Não precisa ser no horário de pico. Esses dias mesmo peguei o metrô às 10 da manhã, pouco movimentado. Partindo da Estação Vila Madalena, entrei apressada no trem, como sempre faço, atrasada ou não. Sentei defronte à plataforma e pude observar um senhorzinho, meia idade, camisa social branca com o terceiro botão estirado, sentado naquele banquinho verde-água de plástico.
Quem são? O que fazem? O que comem?, me pus a pensar, do lado de dentro, que já fechava as portas para dali adiante berrar o simpático “next station”, tradução feita para os além mar que vieram ver a Copa do Mundo aqui.
Não cheguei a nenhuma conclusão, mas formulei algumas hipóteses.
A primeira é a do livro bom. Já deve ter acontecido com você de perder um ponto ou uma estação por se distrair com uma boa narrativa. Os que podem matar um tempo, suponho, nem entram no trem. O que me soa um pouco estranho porque aquela luz fluorescente, as paredes de cimento frio, o subterrâneo… Não é exatamente o lugar mais agradável da cidade. Mas a oriental que lia avidamente o último do John Green não parecia se importar.
A segunda hipótese é a do sono. Sim, porque vejo várias dessas pessoas dormindo nas desconfortáveis cadeirinhas de plástico em letargia profunda. A maioria jovens, que me parecem estudantes matando aula do cursinho.

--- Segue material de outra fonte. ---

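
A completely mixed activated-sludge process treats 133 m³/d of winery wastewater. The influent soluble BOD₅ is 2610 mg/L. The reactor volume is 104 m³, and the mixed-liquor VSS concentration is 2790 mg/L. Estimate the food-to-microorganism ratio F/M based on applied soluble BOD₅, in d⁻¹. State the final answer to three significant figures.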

Minha terceira suposição é a do TOC. Pode parecer bobagem, mas o transtorno obsessivo compulsivo é mais frequente do que parece. Vai saber se o sujeito não entra num vagão que comece com a letra H. (Ok, confesso que só pensei nisso depois de ver um senhorzinho muito excêntrico no purgatório das cadeirinhas de plástico fazendo movimentos repetitivos com os dedos, como os de quem escuta uma mesma batida de música – com o detalhe de que ele não estava ouvindo música).
Não consigo pensar em quaisquer outros motivos para um não entrar no maldito trem. Até tentei esboçar um mapeamento etnográfico desse público, mas sem sucesso.
Sei que toda a minha angústia se resolveria ao primeiro ímpeto de coragem de me dirigir a quaisquer dessas pessoas para perguntar: “oi, sou enxerida e tenho ânsia de saber: o que você faz aqui, sentado, em lugar de entrar no trem?”. Mas tenho algum receio da resposta…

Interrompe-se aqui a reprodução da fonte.